Translation reguliert Herz- und Lebergene
Zunächst durchforsteten die Wissenschaftler das komplette Genom zweier Rattenstämme – ein Stamm hatte Bluthochdruck, der andere nicht. Dort schauten sich speziell die Gene von Herz- und Lebergewebe an. Dann setzen sie eine neue Technik ein, die als Ribosomal-profiling bezeichnet wird, kurz Ribo-seq. Sie ermöglicht es festzustellen, welcher Anteil an RNA tatsächlich in Protein umgesetzt (translatiert) wird.

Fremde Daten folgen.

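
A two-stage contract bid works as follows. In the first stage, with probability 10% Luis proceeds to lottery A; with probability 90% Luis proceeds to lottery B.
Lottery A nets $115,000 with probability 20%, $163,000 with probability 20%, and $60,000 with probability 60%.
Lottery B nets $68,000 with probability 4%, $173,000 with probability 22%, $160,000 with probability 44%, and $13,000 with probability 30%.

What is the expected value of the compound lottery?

$112,732

EV(A) = 0.2 × 115000 + 0.2 × 163000 + 0.6 × 60000 = 23000 + 32600 + 36000 = 91600
EV(B) = 0.04 × 68000 + 0.22 × 173000 + 0.44 × 160000 + 0.3 × 13000 = 2720 + 38060 + 70400 + 3900 = 115080
Overall = 0.1 × 91600 + 0.9 × 115080 = 9160 + 103572 = 112732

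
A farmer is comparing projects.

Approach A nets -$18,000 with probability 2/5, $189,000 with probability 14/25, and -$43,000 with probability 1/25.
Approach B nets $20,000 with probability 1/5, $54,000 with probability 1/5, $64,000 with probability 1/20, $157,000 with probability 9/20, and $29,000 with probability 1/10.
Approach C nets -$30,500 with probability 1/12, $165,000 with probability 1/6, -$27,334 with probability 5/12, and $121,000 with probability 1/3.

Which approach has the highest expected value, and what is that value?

Approach A = 2/5 × (-18000) + 14/25 × 189000 + 1/25 × (-43000) = -7200 + 105840 − 1720 = 96920
Approach B = 1/5 × 20000 + 1/5 × 54000 + 1/20 × 64000 + 9/20 × 157000 + 1/10 × 29000 = 4000 + 10800 + 3200 + 70650 + 2900 = 91550
Approach C = 1/12 × (-30500) + 1/6 × 165000 + 5/12 × (-27334) + 1/3 × 121000 = -2541.6667 + 27500 − 11389.1667 + 40333.3333 = 53902.5

Approach A ($96,920)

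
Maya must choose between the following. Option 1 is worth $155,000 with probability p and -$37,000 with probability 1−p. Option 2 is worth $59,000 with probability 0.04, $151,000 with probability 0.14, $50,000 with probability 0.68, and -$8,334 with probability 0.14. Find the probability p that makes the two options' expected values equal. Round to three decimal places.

p = 0.486

EV(Option 2) = 0.04 × 59000 + 0.14 × 151000 + 0.68 × 50000 + 0.14 × (-8334) = 2360 + 21140 + 34000 − 1166.76 = 56333.24
p·155000 + (1−p)·(-37000) = 56333.24
192000p − 37000 = 56333.24
p = (56333.24 + 37000) / 192000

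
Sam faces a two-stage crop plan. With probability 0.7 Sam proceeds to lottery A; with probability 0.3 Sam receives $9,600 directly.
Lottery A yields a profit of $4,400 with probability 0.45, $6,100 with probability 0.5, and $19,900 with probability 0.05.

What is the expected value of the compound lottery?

$7,097.50

EV(A) = 0.45 × 4400 + 0.5 × 6100 + 0.05 × 19900 = 1980 + 3050 + 995 = 6025
Branch B: 9600 (certain)
Overall = 0.7 × 6025 + 0.3 × 9600 = 4217.5 + 2880 = 7097.5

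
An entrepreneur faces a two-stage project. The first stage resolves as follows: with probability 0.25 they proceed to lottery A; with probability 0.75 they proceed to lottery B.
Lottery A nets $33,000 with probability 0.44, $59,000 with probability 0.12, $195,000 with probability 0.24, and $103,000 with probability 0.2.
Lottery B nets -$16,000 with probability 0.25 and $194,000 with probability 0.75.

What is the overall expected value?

EV(A) = 0.44 × 33000 + 0.12 × 59000 + 0.24 × 195000 + 0.2 × 103000 = 14520 + 7080 + 46800 + 20600 = 89000
EV(B) = 0.25 × (-16000) + 0.75 × 194000 = -4000 + 145500 = 141500
Overall = 0.25 × 89000 + 0.75 × 141500 = 22250 + 106125 = 128375

$128,375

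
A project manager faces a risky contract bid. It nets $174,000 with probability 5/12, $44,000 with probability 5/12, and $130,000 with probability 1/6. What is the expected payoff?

$112,500

EV = 5/12 × 174000 + 5/12 × 44000 + 1/6 × 130000 = 72500 + 18333.3333 + 21666.6667 = 112500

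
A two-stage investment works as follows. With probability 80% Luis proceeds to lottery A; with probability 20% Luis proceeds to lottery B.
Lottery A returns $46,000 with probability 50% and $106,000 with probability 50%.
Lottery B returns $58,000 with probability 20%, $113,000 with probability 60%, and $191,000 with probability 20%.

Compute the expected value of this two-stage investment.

EV(A) = 0.5 × 46000 + 0.5 × 106000 = 23000 + 53000 = 76000
EV(B) = 0.2 × 58000 + 0.6 × 113000 + 0.2 × 191000 = 11600 + 67800 + 38200 = 117600
Overall = 0.8 × 76000 + 0.2 × 117600 = 60800 + 23520 = 84320

$84,320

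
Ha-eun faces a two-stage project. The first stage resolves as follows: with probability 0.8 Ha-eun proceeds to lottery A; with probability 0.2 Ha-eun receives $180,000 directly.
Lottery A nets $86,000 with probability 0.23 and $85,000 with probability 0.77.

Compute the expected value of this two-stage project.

$104,184

EV(A) = 0.23 × 86000 + 0.77 × 85000 = 19780 + 65450 = 85230
Branch B: 180000 (certain)
Overall = 0.8 × 85230 + 0.2 × 180000 = 68184 + 36000 = 104184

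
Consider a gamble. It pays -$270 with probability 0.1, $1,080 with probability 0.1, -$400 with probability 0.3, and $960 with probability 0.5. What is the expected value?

EV = 0.1 × (-270) + 0.1 × 1080 + 0.3 × (-400) + 0.5 × 960 = -27 + 108 − 120 + 480 = 441

$441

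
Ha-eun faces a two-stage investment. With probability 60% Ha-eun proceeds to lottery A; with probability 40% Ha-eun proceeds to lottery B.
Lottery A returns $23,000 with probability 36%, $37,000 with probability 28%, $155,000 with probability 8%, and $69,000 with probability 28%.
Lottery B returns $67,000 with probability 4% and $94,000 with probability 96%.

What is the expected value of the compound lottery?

EV(A) = 0.36 × 23000 + 0.28 × 37000 + 0.08 × 155000 + 0.28 × 69000 = 8280 + 10360 + 12400 + 19320 = 50360
EV(B) = 0.04 × 67000 + 0.96 × 94000 = 2680 + 90240 = 92920
Overall = 0.6 × 50360 + 0.4 × 92920 = 30216 + 37168 = 67384

$67,384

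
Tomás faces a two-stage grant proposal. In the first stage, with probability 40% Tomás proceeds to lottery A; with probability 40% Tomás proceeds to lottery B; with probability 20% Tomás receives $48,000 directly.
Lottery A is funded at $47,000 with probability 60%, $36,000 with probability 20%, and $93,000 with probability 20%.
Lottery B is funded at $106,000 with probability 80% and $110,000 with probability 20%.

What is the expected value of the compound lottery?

$73,920

EV(A) = 0.6 × 47000 + 0.2 × 36000 + 0.2 × 93000 = 28200 + 7200 + 18600 = 54000
EV(B) = 0.8 × 106000 + 0.2 × 110000 = 84800 + 22000 = 106800
Branch C: 48000 (certain)
Overall = 0.4 × 54000 + 0.4 × 106800 + 0.2 × 48000 = 21600 + 42720 + 9600 = 73920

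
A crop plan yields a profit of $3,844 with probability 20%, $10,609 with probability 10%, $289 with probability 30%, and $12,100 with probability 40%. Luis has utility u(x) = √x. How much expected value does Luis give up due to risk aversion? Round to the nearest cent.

E[u] = 0.2·√3844 + 0.1·√10609 + 0.3·√289 + 0.4·√12100 = 0.2·62 + 0.1·103 + 0.3·17 + 0.4·110 = 71.8
CE = (71.8)² = 5155.24
Risk premium = EV − CE = 6756.4 − 5155.24 = 1601.16

$1,601.16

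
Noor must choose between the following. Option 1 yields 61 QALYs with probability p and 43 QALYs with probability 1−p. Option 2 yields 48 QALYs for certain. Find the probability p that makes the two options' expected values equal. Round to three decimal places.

p·61 + (1−p)·43 = 48
18p + 43 = 48
p = (48 − 43) / 18

p = 0.278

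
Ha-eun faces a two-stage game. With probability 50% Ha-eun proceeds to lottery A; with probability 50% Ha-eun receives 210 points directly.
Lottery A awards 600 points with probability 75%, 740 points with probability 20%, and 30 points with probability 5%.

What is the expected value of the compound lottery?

EV(A) = 0.75 × 600 + 0.2 × 740 + 0.05 × 30 = 450 + 148 + 1.5 = 599.5
Branch B: 210 (certain)
Overall = 0.5 × 599.5 + 0.5 × 210 = 299.75 + 105 = 404.75

404.75 points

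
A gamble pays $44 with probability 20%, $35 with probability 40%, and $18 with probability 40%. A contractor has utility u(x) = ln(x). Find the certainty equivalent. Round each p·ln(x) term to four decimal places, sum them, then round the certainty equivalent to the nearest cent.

E[u] = 0.2·ln(44) + 0.4·ln(35) + 0.4·ln(18) = 0.7568 + 1.4221 + 1.1561 = 3.3350
CE = e^3.3350 ≈ 28.08

$28.08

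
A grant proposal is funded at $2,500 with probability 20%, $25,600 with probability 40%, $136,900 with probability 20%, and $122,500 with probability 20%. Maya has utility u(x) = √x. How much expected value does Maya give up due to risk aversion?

E[u] = 0.2·√2500 + 0.4·√25600 + 0.2·√136900 + 0.2·√122500 = 0.2·50 + 0.4·160 + 0.2·370 + 0.2·350 = 218
CE = (218)² = 47524
Risk premium = EV − CE = 62620 − 47524 = 15096

$15,096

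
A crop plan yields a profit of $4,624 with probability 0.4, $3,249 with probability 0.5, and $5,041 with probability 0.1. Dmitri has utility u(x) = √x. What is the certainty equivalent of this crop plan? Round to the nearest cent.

$3,943.84

E[u] = 0.4·√4624 + 0.5·√3249 + 0.1·√5041 = 0.4·68 + 0.5·57 + 0.1·71 = 62.8
CE = (62.8)² = 3943.84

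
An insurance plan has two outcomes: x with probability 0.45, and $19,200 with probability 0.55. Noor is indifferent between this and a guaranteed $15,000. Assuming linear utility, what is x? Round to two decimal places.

0.45·x + 0.55·19200 = 15000
0.45·x = 15000 − 10560 = 4440
x = 4440 / 0.45 = 9866.6667

x = $9,866.67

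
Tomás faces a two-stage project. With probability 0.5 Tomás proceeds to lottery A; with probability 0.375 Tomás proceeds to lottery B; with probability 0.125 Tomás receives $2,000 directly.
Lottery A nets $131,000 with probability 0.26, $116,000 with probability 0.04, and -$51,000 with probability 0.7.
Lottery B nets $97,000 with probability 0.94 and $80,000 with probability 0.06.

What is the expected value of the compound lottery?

EV(A) = 0.26 × 131000 + 0.04 × 116000 + 0.7 × (-51000) = 34060 + 4640 − 35700 = 3000
EV(B) = 0.94 × 97000 + 0.06 × 80000 = 91180 + 4800 = 95980
Branch C: 2000 (certain)
Overall = 0.5 × 3000 + 0.375 × 95980 + 0.125 × 2000 = 1500 + 35992.5 + 250 = 37742.5

$37,742.50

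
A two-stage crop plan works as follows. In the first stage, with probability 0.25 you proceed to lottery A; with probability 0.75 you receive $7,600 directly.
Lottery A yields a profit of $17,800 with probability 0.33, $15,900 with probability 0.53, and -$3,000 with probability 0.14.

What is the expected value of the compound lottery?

EV(A) = 0.33 × 17800 + 0.53 × 15900 + 0.14 × (-3000) = 5874 + 8427 − 420 = 13881
Branch B: 7600 (certain)
Overall = 0.25 × 13881 + 0.75 × 7600 = 3470.25 + 5700 = 9170.25

$9,170.25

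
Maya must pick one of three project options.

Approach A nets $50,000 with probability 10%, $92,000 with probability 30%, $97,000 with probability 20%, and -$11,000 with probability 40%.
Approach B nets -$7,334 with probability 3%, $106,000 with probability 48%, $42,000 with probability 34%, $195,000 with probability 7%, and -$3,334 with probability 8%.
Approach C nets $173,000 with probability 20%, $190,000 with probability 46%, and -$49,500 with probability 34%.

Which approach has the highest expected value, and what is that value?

Approach A = 0.1 × 50000 + 0.3 × 92000 + 0.2 × 97000 + 0.4 × (-11000) = 5000 + 27600 + 19400 − 4400 = 47600
Approach B = 0.03 × (-7334) + 0.48 × 106000 + 0.34 × 42000 + 0.07 × 195000 + 0.08 × (-3334) = -220.02 + 50880 + 14280 + 13650 − 266.72 = 78323.26
Approach C = 0.2 × 173000 + 0.46 × 190000 + 0.34 × (-49500) = 34600 + 87400 − 16830 = 105170

Approach C ($105,170)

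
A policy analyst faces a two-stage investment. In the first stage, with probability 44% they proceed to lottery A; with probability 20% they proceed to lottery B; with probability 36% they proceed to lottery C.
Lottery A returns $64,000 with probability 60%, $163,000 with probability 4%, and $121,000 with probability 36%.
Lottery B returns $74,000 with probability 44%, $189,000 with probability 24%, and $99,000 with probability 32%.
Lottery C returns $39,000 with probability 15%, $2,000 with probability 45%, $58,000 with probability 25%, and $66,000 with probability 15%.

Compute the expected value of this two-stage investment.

EV(A) = 0.6 × 64000 + 0.04 × 163000 + 0.36 × 121000 = 38400 + 6520 + 43560 = 88480
EV(B) = 0.44 × 74000 + 0.24 × 189000 + 0.32 × 99000 = 32560 + 45360 + 31680 = 109600
EV(C) = 0.15 × 39000 + 0.45 × 2000 + 0.25 × 58000 + 0.15 × 66000 = 5850 + 900 + 14500 + 9900 = 31150
Overall = 0.44 × 88480 + 0.2 × 109600 + 0.36 × 31150 = 38931.2 + 21920 + 11214 = 72065.2

$72,065.20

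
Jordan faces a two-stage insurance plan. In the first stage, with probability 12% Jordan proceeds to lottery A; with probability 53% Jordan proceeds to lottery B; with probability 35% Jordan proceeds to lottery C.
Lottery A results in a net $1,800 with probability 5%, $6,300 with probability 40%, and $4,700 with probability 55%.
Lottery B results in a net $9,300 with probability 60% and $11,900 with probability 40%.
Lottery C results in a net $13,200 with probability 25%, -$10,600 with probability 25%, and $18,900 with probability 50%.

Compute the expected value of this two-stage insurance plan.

EV(A) = 0.05 × 1800 + 0.4 × 6300 + 0.55 × 4700 = 90 + 2520 + 2585 = 5195
EV(B) = 0.6 × 9300 + 0.4 × 11900 = 5580 + 4760 = 10340
EV(C) = 0.25 × 13200 + 0.25 × (-10600) + 0.5 × 18900 = 3300 − 2650 + 9450 = 10100
Overall = 0.12 × 5195 + 0.53 × 10340 + 0.35 × 10100 = 623.4 + 5480.2 + 3535 = 9638.6

$9,638.60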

Das Ergebnis: Bei der Translation konnten die Forscher fast doppelt so viele unterschiedlich angeschaltete Herz- und Lebergene erfassen, als bei der Transkription. Anschließend verglichen sie diese Daten mit den entsprechenden Genen des Menschen in genomweiten Assoziierungsstudien. Hier zeichnet sich ab, dass offenbar viele Herz- und Lebergene des Menschen hauptsächlich während der Translation reguliert werden. Die Forscher sind davon überzeugt, dass das Erfassen individueller Unterschiede bei der Translation neue Einblicke in die Genregulation von Erkrankungen ermöglicht.
Weitere Informationen:
Originalstudie im Fachjournal Nature Communications (doi: 10.1038/ncomms8200)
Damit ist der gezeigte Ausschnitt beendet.